Le contrôle de l’action publique est un des moyens de cette responsabilisation. A travers ses différentes modalités, il permet de renforcer l’efficacité et l’impact de l’action publique, notamment en contribuant à réduire le décalage, très souvent constaté, entre les objectifs affichés des politiques publiques et les résultats de leur mise en œuvre. Plus globalement, il est un facteur important de reconnexion entre les populations et les institutions publiques et donc de la légitimation de ces dernières.
Le contrôle de l’action publique et son évolution
Le contrôle de l’action publique désigne l’ensemble des pratiques, qu’elles soient collectives ou non, sectorielles ou générales, visant à assurer la responsabilisation des acteurs impliqués dans la gestion des affaires publiques, notamment à travers une plus grande transparence. L’activité de contrôle cherche à informer, parfois alerter mais aussi à influencer ou à réorienter l’action publique. L’objectif de ce contrôle est d’aboutir à une action publique plus efficace et plus légitime, c’est-à-dire, en adéquation avec le cadre légal mais aussi avec les demandes des populations.

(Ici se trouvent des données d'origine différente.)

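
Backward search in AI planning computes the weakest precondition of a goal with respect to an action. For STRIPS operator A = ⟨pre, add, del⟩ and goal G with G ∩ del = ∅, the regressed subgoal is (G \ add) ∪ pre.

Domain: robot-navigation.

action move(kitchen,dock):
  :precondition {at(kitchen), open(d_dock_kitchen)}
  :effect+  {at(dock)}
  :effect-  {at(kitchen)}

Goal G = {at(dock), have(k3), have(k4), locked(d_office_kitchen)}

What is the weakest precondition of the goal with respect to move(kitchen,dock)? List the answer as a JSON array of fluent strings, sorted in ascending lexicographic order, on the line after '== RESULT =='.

Compute (G \ add) ∪ pre:
  G ∩ del = {}  (empty — regression defined)
  G \ add = {at(dock), have(k3), have(k4), locked(d_office_kitchen)} \ {at(dock)} = {have(k3), have(k4), locked(d_office_kitchen)}
  ∪ pre   = {have(k3), have(k4), locked(d_office_kitchen)} ∪ {at(kitchen), open(d_dock_kitchen)}
          = {at(kitchen), have(k3), have(k4), locked(d_office_kitchen), open(d_dock_kitchen)}

== RESULT ==
["at(kitchen)", "have(k3)", "have(k4)", "locked(d_office_kitchen)", "open(d_dock_kitchen)"]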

Alors que le contrôle était essentiellement effectué par des institutions publiques indépendantes sur des institutions étatiques, il tend dorénavant à être exercé par une diversité d’acteurs et porter plus largement sur la mise en œuvre d’une action publique.
Elargissement des acteurs qui exercent le contrôle de l’action publique
Le contrôle de l’action publique est traditionnellement et généralement exercé, de manière « horizontale », par des institutions publiques. C’est notamment le cas du contrôle parlementaire, du contrôle judiciaire, du contrôle des finances publiques et plus généralement des différentes formes de contrôle administratif.
Ces dernières décennies, une nouvelle forme de contrôle de l’action publique, « verticale », s’est fortement développée : le « contrôle citoyen », parfois aussi dénommé « contrôle social ». Il s’agit d’une pratique de participation active qui permet à des citoyens, des organisations sociales, ou des medias, de contrôler le déroulement des affaires publiques en demandant des comptes (2) aux décideurs publics sur les résultats de leurs actions. A travers une large gamme d’actions, l’objectif est de veiller à ce que l’utilisation des ressources publiques (humaines et financières) s’inscrive dans des politiques qui répondent aux besoins et aux aspirations des populations.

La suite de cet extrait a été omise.